Online discussions about system performance and memory timing adjustments often spark debates over the best software for the job. While the goal of a memory stress test is to assess system stability, each software uses different methods to test this. As a result, the true 'best' software for this task remains a matter of debate. However, one thing that can be clarified is which program generates the highest thermal load. The answer is that, aside from AIDA64 being an outlier among the four, the rest perform similarly, with TestMem5 showing measurable and noticeable temperature changes in the graph depending on the specific test being run.
Active Cooling Required
In the pursuit of optimal performance, one of the most common adjustments is to the CAS (Column Address Strobe) value, often referred to as the CL value. A lower CAS value directly affects overall latency as well. Thus low is better, but also not the only factor in memory latency. However, finding the lowest value for a specific set voltage requires either knowing which memory manufacturer is used and IC revision that goes along with it or using the trial-and-error method. In either case, achieving the highest performance typically demands more voltage, which in turn raises DRAM temperatures. Eventually, this will necessitate active cooling or result in errors if the temperature exceeds the thermal threshold for stability. For example in this test, setting the CAS value to 24 required 1.50 V to pass the memory stress test, but would error out if the temperature exceeded 43°C.
tREFi Thermals
To further understand what this next graph represents, and subsequently these tREFi (Refresh Interval) results, we must first understand what tRFC (Row Refresh Cycle Time) is and how these two are connected. In a basic description, tRFC value set determines in clocks cycles the time that must elapse during a refresh cycle. Essentially, the DRAM cannot be accessed while the refresh of memory cells is ongoing. In short, the higher these values are, the "longer" in time (clock cycles) the memory is inaccessible to the system for use. This interrupt must happen due to the physical properties of the memory cells. Also known as volatile storage, DRAM will lose all data in the event of power loss. If each cell is not periodically refreshed, data bits are corrupted. To ensure that data remains intact, the refresh cycle must be performed. A lower tRFC value results in less time spent during the refresh, but if you set the value too low, the memory cells do not have enough time to fully refresh, resulting in data loss.

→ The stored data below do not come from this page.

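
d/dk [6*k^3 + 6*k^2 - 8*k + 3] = 18*k^2 + 12*k - 8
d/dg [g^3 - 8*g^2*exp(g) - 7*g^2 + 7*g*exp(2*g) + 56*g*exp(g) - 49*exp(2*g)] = -8*g^2*exp(g) + 3*g^2 + 14*g*exp(2*g) + 40*g*exp(g) - 14*g - 91*exp(2*g) + 56*exp(g)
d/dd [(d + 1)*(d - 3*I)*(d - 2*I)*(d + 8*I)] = 4*d^3 + d^2*(3 + 9*I) + d*(68 + 6*I) + 34 - 48*I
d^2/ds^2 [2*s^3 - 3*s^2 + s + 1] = 12*s - 6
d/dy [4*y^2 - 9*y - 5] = 8*y - 9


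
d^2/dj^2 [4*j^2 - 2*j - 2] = 8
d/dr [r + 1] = 1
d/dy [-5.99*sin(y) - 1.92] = -5.99*cos(y)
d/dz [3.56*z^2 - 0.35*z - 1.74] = 7.12*z - 0.35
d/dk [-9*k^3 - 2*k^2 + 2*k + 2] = -27*k^2 - 4*k + 2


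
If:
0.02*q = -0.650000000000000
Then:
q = -32.50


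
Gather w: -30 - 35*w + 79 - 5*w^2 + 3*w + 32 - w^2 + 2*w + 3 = -6*w^2 - 30*w + 84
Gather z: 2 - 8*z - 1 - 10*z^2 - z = -10*z^2 - 9*z + 1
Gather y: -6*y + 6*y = 0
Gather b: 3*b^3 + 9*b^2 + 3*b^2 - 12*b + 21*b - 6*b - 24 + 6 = 3*b^3 + 12*b^2 + 3*b - 18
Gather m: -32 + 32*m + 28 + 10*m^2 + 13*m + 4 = 10*m^2 + 45*m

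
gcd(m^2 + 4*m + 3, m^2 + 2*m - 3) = m + 3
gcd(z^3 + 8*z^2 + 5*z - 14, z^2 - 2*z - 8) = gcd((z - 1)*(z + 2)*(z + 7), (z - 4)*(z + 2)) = z + 2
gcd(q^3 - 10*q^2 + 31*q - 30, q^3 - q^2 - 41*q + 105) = q^2 - 8*q + 15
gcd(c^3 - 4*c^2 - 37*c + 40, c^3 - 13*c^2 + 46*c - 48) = c - 8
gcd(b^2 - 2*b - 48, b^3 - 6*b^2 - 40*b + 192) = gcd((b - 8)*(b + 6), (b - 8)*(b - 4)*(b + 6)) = b^2 - 2*b - 48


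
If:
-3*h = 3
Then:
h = -1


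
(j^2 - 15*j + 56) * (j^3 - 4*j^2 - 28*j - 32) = j^5 - 19*j^4 + 88*j^3 + 164*j^2 - 1088*j - 1792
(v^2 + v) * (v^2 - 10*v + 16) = v^4 - 9*v^3 + 6*v^2 + 16*v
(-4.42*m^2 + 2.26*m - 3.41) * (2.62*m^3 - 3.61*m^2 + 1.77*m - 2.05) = -11.5804*m^5 + 21.8774*m^4 - 24.9162*m^3 + 25.3713*m^2 - 10.6687*m + 6.9905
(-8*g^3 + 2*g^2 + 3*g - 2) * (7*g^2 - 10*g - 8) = -56*g^5 + 94*g^4 + 65*g^3 - 60*g^2 - 4*g + 16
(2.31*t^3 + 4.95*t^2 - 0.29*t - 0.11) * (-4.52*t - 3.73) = -10.4412*t^4 - 30.9903*t^3 - 17.1527*t^2 + 1.5789*t + 0.4103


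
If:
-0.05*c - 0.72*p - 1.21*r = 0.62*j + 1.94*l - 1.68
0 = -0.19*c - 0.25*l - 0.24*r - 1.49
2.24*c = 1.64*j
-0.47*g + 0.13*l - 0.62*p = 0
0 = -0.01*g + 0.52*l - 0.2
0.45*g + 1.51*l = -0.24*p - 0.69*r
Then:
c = -15.06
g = -15.01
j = -20.57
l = 0.10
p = 11.40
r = 5.61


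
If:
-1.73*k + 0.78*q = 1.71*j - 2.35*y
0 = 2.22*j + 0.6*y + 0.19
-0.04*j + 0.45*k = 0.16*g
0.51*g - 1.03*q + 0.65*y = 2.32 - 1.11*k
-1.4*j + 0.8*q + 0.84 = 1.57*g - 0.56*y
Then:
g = -0.18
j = -0.22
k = -0.08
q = -2.13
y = 0.49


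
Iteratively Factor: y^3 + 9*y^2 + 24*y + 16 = (y + 1)*(y^2 + 8*y + 16) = (y + 1)*(y + 4)*(y + 4)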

tREFi is the counterpart to tRFC, with the value set determining how many clock cycles must pass before the next memory cell refresh occurs. Since memory cells are sensitive to temperature, a longer wait time between refreshes increases the likelihood of data corruption. In the test above, tREFi values of 65,535, 131,070, and 262,143 were used without active cooling to observe the temperatures at which errors typically occur.
With active cooling, none of the tests failed for DDR5-5600, as the temperatures remained below the error zone threshold. Knowing that a higher frequency has a higher operational temperature, passive cooling would not be possible for DDR5-8000 even at 65K. During testing, it was found tREFi is partially dependent on voltage but not for tRFC. In fact, tRFC tests were also conducted, but the results were inconclusive. The tRFC values entered either allowed the system to boot or it did not. There was no in between. Temperatures had no impact on the results under ambient cooling, nor did they cause the stress test to fail like tREFi. With a limited sample size, it is unclear whether this behavior is exclusive to SK Hynix Rev A-Die, a flawed testing methodology or is an expected outcome.